I’m really digging the cars Ford is making these days and really glad I had the chance to spend some time in this one. I just wish the controls weren’t so poor. Really spoiled the experience for me.

7 Comments

  1. Had a “discussion” with somebody on a forum regarding the usability of the MINI… I’ve found that most of those who complain that the MINI’s system is too complicated, ugly, etc… have either never used a comparable system from another manufacturer or neophytes who don’t like tech in their cars because “it’s just one more thing to break.”

    That’s not to say that the MINI’s system is perfect – far from it. If anything, MINI’s system isn’t quite as bad as the others. More frustrating is that there’s things that if there things in almost every one of these systems that I like and wish other folks did…

    Take the VW system – Bluetooth on it is horrible. While it has improved over the last few years, it takes forever to find and detect devices and the sound quality is awful especially compared to the MINI system. However, I like VW’s overall interface better, it’s easier to navigate and provides useful information automatically without the extra clicks that Connected requires.

    If the interface engineers at the various manufacturers looked at what everyone else was doing – they might learn something… I know there’s copyright issues that could come into play – but still designing their ICE in a vacuum isn’t working…

    Reply

    1. Thanks Michael!
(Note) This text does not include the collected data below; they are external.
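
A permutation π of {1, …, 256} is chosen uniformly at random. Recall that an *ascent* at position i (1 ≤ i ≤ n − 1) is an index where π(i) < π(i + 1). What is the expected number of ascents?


Write X = Σ X_I over i = 1, …, 255, with X_I the indicator of one ascent.
There are 255 indicators.
For each fixed i, the pair (π(i), π(i+1)) is a uniformly random ordered pair of distinct values from {1, …, 256}; by symmetry P[π(i) < π(i+1)] = 1/2.
By linearity: E[X] = 255 · (1/2) = (256 − 1) · (1/2) = 255/2 ≈ 127.50000.

E[X] = 255/2 = 127.50000.


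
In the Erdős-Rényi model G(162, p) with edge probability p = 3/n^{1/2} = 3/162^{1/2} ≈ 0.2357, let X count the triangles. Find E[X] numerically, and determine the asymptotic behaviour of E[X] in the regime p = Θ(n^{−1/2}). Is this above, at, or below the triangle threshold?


Number of potential triangles: C(162, 3) = 695520.
Each occurs with probability p³ ≈ (0.2357)³ ≈ 1.3094570e-02.
By linearity: E[X] = C(162, 3)·p³ ≈ 695520 · 1.3094570e-02 ≈ 9107.53534.
Since α = 1/2 < 1, p = c/n^{1/2} ≫ 1/n is above the triangle threshold p ~ 1/n. Asymptotically E[X] ~ (c³/6)·n^{3(1−α)} = (3³/6)·n^{1.5} → ∞; triangles are abundant w.h.p.

E[X] ≈ 9107.53534; in regime p = Θ(1/n^{1/2}) E[X] diverges (above the triangle threshold p ~ 1/n).


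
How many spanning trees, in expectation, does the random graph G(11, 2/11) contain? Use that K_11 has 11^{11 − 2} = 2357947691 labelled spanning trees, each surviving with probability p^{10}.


K_11 has 11^{11 − 2} = 2357947691 labelled spanning trees.
For each such spanning tree H, let X_H = 1 if all 10 edges of H are present in G. Then P[X_H = 1] = p^{10} = (2/11)^{10} = 1024/25937424601.
By linearity: E[X] = Σ_H E[X_H] = 2357947691 · p^{10} = 2357947691 · 1024/25937424601 = 1024/11.
Numerically: E[X] ≈ 93.09.

E[X] = 2357947691 · (2/11)^{10} = 1024/11 ≈ 93.09.


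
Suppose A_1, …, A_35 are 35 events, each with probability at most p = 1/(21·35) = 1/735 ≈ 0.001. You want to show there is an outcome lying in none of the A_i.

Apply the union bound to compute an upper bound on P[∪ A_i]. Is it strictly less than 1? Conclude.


Union bound: P[∪_{i=1}^{35} A_i] ≤ Σ_i P[A_i] ≤ 35·p = 35·(1/735) = 1/21.
Numerically: 1/21 ≈ 0.048.
Is 1/21 < 1? YES.
Since P[∪ A_i] ≤ 1/21 < 1, the complement has P[∩ A_i^c] ≥ 1 − 1/21 = 20/21 > 0, so some outcome avoids every A_i.

35·p = 1/21 ≈ 0.048; existence CERTIFIED by the union bound.


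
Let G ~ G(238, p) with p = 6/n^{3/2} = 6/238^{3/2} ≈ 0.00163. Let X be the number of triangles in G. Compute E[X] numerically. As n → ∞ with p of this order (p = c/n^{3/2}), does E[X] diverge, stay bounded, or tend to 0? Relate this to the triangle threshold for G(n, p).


Number of potential triangles: C(238, 3) = 2218636.
Each occurs with probability p³ ≈ (0.00163)³ ≈ 4.36373e-09.
By linearity: E[X] = C(238, 3)·p³ ≈ 2218636 · 4.36373e-09 ≈ 0.010.
Since α = 3/2 > 1, p = c/n^{3/2} = o(1/n) is below the triangle threshold p ~ 1/n. Asymptotically E[X] ~ (c³/6)·n^{3(1−α)} = (6³/6)·n^{-1.5} → 0, so by Markov's inequality G has no triangles w.h.p.

E[X] ≈ 0.010; in regime p = Θ(1/n^{3/2}) E[X] tends to 0 (below the triangle threshold p ~ 1/n).


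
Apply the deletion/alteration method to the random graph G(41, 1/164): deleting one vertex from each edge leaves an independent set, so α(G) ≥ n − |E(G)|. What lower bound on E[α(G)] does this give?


E[|E(G)|] = C(41, 2)·p = 820 · (1/164) = 5.
E[α(G)] ≥ n − E[|E(G)|] = 41 − 5 = 36.
Numerically: ≈ 36.0000.
(This is only a lower bound; the true E[α(G)] may be larger.)

E[α(G)] ≥ 36 ≈ 36.0000.


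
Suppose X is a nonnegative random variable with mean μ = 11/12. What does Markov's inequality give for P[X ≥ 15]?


μ = E[X] = 11/12, a = 15.
Markov: P[X ≥ 15] ≤ μ/a = (11/12)/15 = 11/180.
Numerically: ≈ 0.0611.
(Since a = 15 > μ = 0.9167, the bound 11/180 is < 1 and informative.)

P[X ≥ 15] ≤ 11/180 ≈ 0.0611.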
I agree. Neither the BMW or MINI systems are perfect, but when you compare them to the systems that other auto manufacturers are using, they are actually pretty ok in comparison. Hopefully they keep improving on it to make it even better still.

      Did you get MINI Connected in your R60? Or Nav?

      Reply

  2. Connected only… I’m running CoPilot Live on my iPhone for Nav because it stores the maps locally as opposed to pulling tiles down “as needed” like Google, iMaps and others do… In my mind there’s nothing more frustrating than waiting for a map tile to load.

    And yes, I do get very frustrated when you guys talk about the system… Not having access to it definitely impacts your perception and discussions about it – even if you don’t realize it…

    Reply

    1. And yes, I do get very frustrated when you guys talk about the system… Not having access to it definitely impacts your perception and discussions about it – even if you don’t realize it…

      Exactly why I’m going to have it in my next MINI that I am working very hard on purchasing sometime in the near-ish future.